Doble invisibilización
Dentro del movimiento LGBTIQ+ más amplio, las lesbianas muchas veces quedaban en un segundo plano frente a la agenda gay masculina, y dentro del movimiento feminista, la lesbianidad tampoco siempre encontraba un lugar central. Por eso, armar grupos propios fue una necesidad concreta: un espacio que no dependiera de que otros movimientos las incluyeran.
Encontrarse para no estar solas
Estos primeros grupos funcionaban muchas veces como punto de encuentro más que como organizaciones formales: reuniones, boletines caseros, redes de contención para mujeres que estaban saliendo del closet en un contexto todavía muy hostil.
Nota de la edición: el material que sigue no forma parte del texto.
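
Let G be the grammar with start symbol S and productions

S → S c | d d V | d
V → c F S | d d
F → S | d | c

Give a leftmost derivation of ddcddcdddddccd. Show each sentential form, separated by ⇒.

S ⇒ ddV ⇒ ddcFS ⇒ ddcSS ⇒ ddcScS ⇒ ddcddVcS ⇒ ddcddcFScS ⇒ ddcddcSScS ⇒ ddcddcddVScS ⇒ ddcddcddddScS ⇒ ddcddcddddSccS ⇒ ddcddcdddddccS ⇒ ddcddcdddddccd

S ⇒ ddV   [S → d d V]
ddV ⇒ ddcFS   [V → c F S]
ddcFS ⇒ ddcSS   [F → S]
ddcSS ⇒ ddcScS   [S → S c]
ddcScS ⇒ ddcddVcS   [S → d d V]
ddcddVcS ⇒ ddcddcFScS   [V → c F S]
ddcddcFScS ⇒ ddcddcSScS   [F → S]
ddcddcSScS ⇒ ddcddcddVScS   [S → d d V]
ddcddcddVScS ⇒ ddcddcddddScS   [V → d d]
ddcddcddddScS ⇒ ddcddcddddSccS   [S → S c]
ddcddcddddSccS ⇒ ddcddcdddddccS   [S → d]
ddcddcdddddccS ⇒ ddcddcdddddccd   [S → d]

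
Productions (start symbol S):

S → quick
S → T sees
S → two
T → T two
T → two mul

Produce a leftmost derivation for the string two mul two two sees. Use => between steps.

S => T sees => T two sees => T two two sees => two mul two two sees

S => T sees   [S → T sees]
T sees => T two sees   [T → T two]
T two sees => T two two sees   [T → T two]
T two two sees => two mul two two sees   [T → two mul]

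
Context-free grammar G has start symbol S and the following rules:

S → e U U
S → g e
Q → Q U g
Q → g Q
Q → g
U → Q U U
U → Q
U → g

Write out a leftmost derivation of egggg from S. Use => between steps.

S => eUU => eQUUU => egUUU => eggUU => egggU => egggg

S => eUU   [S → e U U]
eUU => eQUUU   [U → Q U U]
eQUUU => egUUU   [Q → g]
egUUU => eggUU   [U → g]
eggUU => egggU   [U → g]
egggU => egggg   [U → g]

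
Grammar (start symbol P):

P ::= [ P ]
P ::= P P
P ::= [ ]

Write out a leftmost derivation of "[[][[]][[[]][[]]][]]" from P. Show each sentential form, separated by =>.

P => [P] => [PP] => [PPP] => [[]PP] => [[]PPP] => [[][P]PP] => [[][[]]PP] => [[][[]][P]P] => [[][[]][PP]P] => [[][[]][[P]P]P] => [[][[]][[[]]P]P] => [[][[]][[[]][P]]P] => [[][[]][[[]][[]]]P] => [[][[]][[[]][[]]][]]

P => [P]   [P ::= [ P ]]
[P] => [PP]   [P ::= P P]
[PP] => [PPP]   [P ::= P P]
[PPP] => [[]PP]   [P ::= [ ]]
[[]PP] => [[]PPP]   [P ::= P P]
[[]PPP] => [[][P]PP]   [P ::= [ P ]]
[[][P]PP] => [[][[]]PP]   [P ::= [ ]]
[[][[]]PP] => [[][[]][P]P]   [P ::= [ P ]]
[[][[]][P]P] => [[][[]][PP]P]   [P ::= P P]
[[][[]][PP]P] => [[][[]][[P]P]P]   [P ::= [ P ]]
[[][[]][[P]P]P] => [[][[]][[[]]P]P]   [P ::= [ ]]
[[][[]][[[]]P]P] => [[][[]][[[]][P]]P]   [P ::= [ P ]]
[[][[]][[[]][P]]P] => [[][[]][[[]][[]]]P]   [P ::= [ ]]
[[][[]][[[]][[]]]P] => [[][[]][[[]][[]]][]]   [P ::= [ ]]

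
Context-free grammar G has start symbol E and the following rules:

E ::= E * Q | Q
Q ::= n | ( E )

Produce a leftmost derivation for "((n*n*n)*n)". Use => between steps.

E => Q => (E) => (E*Q) => (Q*Q) => ((E)*Q) => ((E*Q)*Q) => ((E*Q*Q)*Q) => ((Q*Q*Q)*Q) => ((n*Q*Q)*Q) => ((n*n*Q)*Q) => ((n*n*n)*Q) => ((n*n*n)*n)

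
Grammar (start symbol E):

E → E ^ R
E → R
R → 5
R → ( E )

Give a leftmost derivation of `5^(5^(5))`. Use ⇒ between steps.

E ⇒ E^R ⇒ R^R ⇒ 5^R ⇒ 5^(E) ⇒ 5^(E^R) ⇒ 5^(R^R) ⇒ 5^(5^R) ⇒ 5^(5^(E)) ⇒ 5^(5^(R)) ⇒ 5^(5^(5))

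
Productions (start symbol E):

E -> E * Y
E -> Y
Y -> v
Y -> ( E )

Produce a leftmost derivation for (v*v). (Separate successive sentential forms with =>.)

E => Y   [E -> Y]
Y => (E)   [Y -> ( E )]
(E) => (E*Y)   [E -> E * Y]
(E*Y) => (Y*Y)   [E -> Y]
(Y*Y) => (v*Y)   [Y -> v]
(v*Y) => (v*v)   [Y -> v]

E=>Y=>(E)=>(E*Y)=>(Y*Y)=>(v*Y)=>(v*v)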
Para muchas, fue el primer lugar donde pudieron decir en voz alta quiénes eran.
De ahí a la calle
Con los años, esas redes fueron el germen de una militancia más visible: presencia en las primeras marchas del orgullo, participación en encuentros feministas, y la construcción progresiva de una agenda lésbica propia dentro del movimiento amplio.
Una genealogía que sigue
Cada espacio lésbico que existe hoy en Argentina —desde una agrupación militante hasta una fiesta mensual— es heredero de esa necesidad original de encontrarse. La forma cambió, pero la función de base sigue siendo la misma: que ninguna lesbiana esté sola.